How have the Covid-19 restrictions affected the work you’re doing at LRC?
I worked in the travel industry for a lot of my life, and so it feels very strange (and lucky) to be in a new industry and with a brand like Lewis Road at this time. It’s a creative business with a creative team, it’s built on curiosity and thinking about different ways to do things anyway, so we get to put those muscles to the test in very practical day-to-day ways right now.

One small example from a creative POV is in how we continue to make fresh content: As we are a human-to-human brand, we are well set up to be a bit “home-made” at this time. I’ve enlisted all the team to get cooking in their kitchens and film it as well as they can (children are often the camera crew!) so now we have an “At home with Lewis Road” cooking IGTV series that will now continue on after lockdown ends.

Any hobbies or projects you’ve managed to find time to dig up since we’ve been in isolation? 
I’m a keen kundalini yogi so been getting more time on the mat which has been great, started a spreadsheet of tools when this all began, put together a little cardboard creative challenge with my friend Mat Bogust who is a cardboard engineer, made a mandala out of seeds and spices for the Lockdown Mandala project … but have a couple of side projects I thought I’d do much more with… and my ukulele is still unplayed!
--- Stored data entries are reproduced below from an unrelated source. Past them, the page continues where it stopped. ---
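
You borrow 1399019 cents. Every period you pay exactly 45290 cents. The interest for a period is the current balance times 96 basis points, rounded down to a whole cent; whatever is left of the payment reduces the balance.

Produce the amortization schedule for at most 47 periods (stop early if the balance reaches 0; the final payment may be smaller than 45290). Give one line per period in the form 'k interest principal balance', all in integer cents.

1 13430 31860 1367159
2 13124 32166 1334993
3 12815 32475 1302518
4 12504 32786 1269732
5 12189 33101 1236631
6 11871 33419 1203212
7 11550 33740 1169472
8 11226 34064 1135408
9 10899 34391 1101017
10 10569 34721 1066296
11 10236 35054 1031242
12 9899 35391 995851
13 9560 35730 960121
14 9217 36073 924048
15 8870 36420 887628
16 8521 36769 850859
17 8168 37122 813737
18 7811 37479 776258
19 7452 37838 738420
20 7088 38202 700218
21 6722 38568 661650
22 6351 38939 622711
23 5978 39312 583399
24 5600 39690 543709
25 5219 40071 503638
26 4834 40456 463182
27 4446 40844 422338
28 4054 41236 381102
29 3658 41632 339470
30 3258 42032 297438
31 2855 42435 255003
32 2448 42842 212161
33 2036 43254 168907
34 1621 43669 125238
35 1202 44088 81150
36 779 44511 36639
37 351 36639 0

1. interest=⌊1399019·96/10000⌋=13430; principal=45290-13430=31860; balance=1399019-31860=1367159
2. interest=⌊1367159·96/10000⌋=13124; principal=45290-13124=32166; balance=1367159-32166=1334993
3. interest=⌊1334993·96/10000⌋=12815; principal=45290-12815=32475; balance=1334993-32475=1302518
4. interest=⌊1302518·96/10000⌋=12504; principal=45290-12504=32786; balance=1302518-32786=1269732
5. interest=⌊1269732·96/10000⌋=12189; principal=45290-12189=33101; balance=1269732-33101=1236631
6. interest=⌊1236631·96/10000⌋=11871; principal=45290-11871=33419; balance=1236631-33419=1203212
7. interest=⌊1203212·96/10000⌋=11550; principal=45290-11550=33740; balance=1203212-33740=1169472
8. interest=⌊1169472·96/10000⌋=11226; principal=45290-11226=34064; balance=1169472-34064=1135408
9. interest=⌊1135408·96/10000⌋=10899; principal=45290-10899=34391; balance=1135408-34391=1101017
10. interest=⌊1101017·96/10000⌋=10569; principal=45290-10569=34721; balance=1101017-34721=1066296
11. interest=⌊1066296·96/10000⌋=10236; principal=45290-10236=35054; balance=1066296-35054=1031242
12. interest=⌊1031242·96/10000⌋=9899; principal=45290-9899=35391; balance=1031242-35391=995851
13. interest=⌊995851·96/10000⌋=9560; principal=45290-9560=35730; balance=995851-35730=960121
14. interest=⌊960121·96/10000⌋=9217; principal=45290-9217=36073; balance=960121-36073=924048
15. interest=⌊924048·96/10000⌋=8870; principal=45290-8870=36420; balance=924048-36420=887628
16. interest=⌊887628·96/10000⌋=8521; principal=45290-8521=36769; balance=887628-36769=850859
17. interest=⌊850859·96/10000⌋=8168; principal=45290-8168=37122; balance=850859-37122=813737
18. interest=⌊813737·96/10000⌋=7811; principal=45290-7811=37479; balance=813737-37479=776258
19. interest=⌊776258·96/10000⌋=7452; principal=45290-7452=37838; balance=776258-37838=738420
20. interest=⌊738420·96/10000⌋=7088; principal=45290-7088=38202; balance=738420-38202=700218
21. interest=⌊700218·96/10000⌋=6722; principal=45290-6722=38568; balance=700218-38568=661650
22. interest=⌊661650·96/10000⌋=6351; principal=45290-6351=38939; balance=661650-38939=622711
23. interest=⌊622711·96/10000⌋=5978; principal=45290-5978=39312; balance=622711-39312=583399
24. interest=⌊583399·96/10000⌋=5600; principal=45290-5600=39690; balance=583399-39690=543709
25. interest=⌊543709·96/10000⌋=5219; principal=45290-5219=40071; balance=543709-40071=503638
26. interest=⌊503638·96/10000⌋=4834; principal=45290-4834=40456; balance=503638-40456=463182
27. interest=⌊463182·96/10000⌋=4446; principal=45290-4446=40844; balance=463182-40844=422338
28. interest=⌊422338·96/10000⌋=4054; principal=45290-4054=41236; balance=422338-41236=381102
29. interest=⌊381102·96/10000⌋=3658; principal=45290-3658=41632; balance=381102-41632=339470
30. interest=⌊339470·96/10000⌋=3258; principal=45290-3258=42032; balance=339470-42032=297438
31. interest=⌊297438·96/10000⌋=2855; principal=45290-2855=42435; balance=297438-42435=255003
32. interest=⌊255003·96/10000⌋=2448; principal=45290-2448=42842; balance=255003-42842=212161
33. interest=⌊212161·96/10000⌋=2036; principal=45290-2036=43254; balance=212161-43254=168907
34. interest=⌊168907·96/10000⌋=1621; principal=45290-1621=43669; balance=168907-43669=125238
35. interest=⌊125238·96/10000⌋=1202; principal=45290-1202=44088; balance=125238-44088=81150
36. interest=⌊81150·96/10000⌋=779; principal=45290-779=44511; balance=81150-44511=36639
37. interest=⌊36639·96/10000⌋=351; principal=min(45290-351,36639)=36639; balance=36639-36639=0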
What’s the one thing you’re looking forward to doing again, once lockdown is over? 
Having the biggest and longest hugs ever.

This is a difficult time for everyone and has hit businesses hard. What silver linings or positive outcomes do you think we may see emerge for New Zealand’s business and creative communities?
My heart squeezes. I don’t think we can know what will happen. All I can know is what I see now, which is deeper connection and care, a humbling, a softening, and a deepening of understanding of what’s important to each of us individuals, as families, and as community. I just hope we can take these teachings through to the next wave of creative/business/building/expression/magic that WILL emerge out of this… that we don’t forget how we felt throughout this time.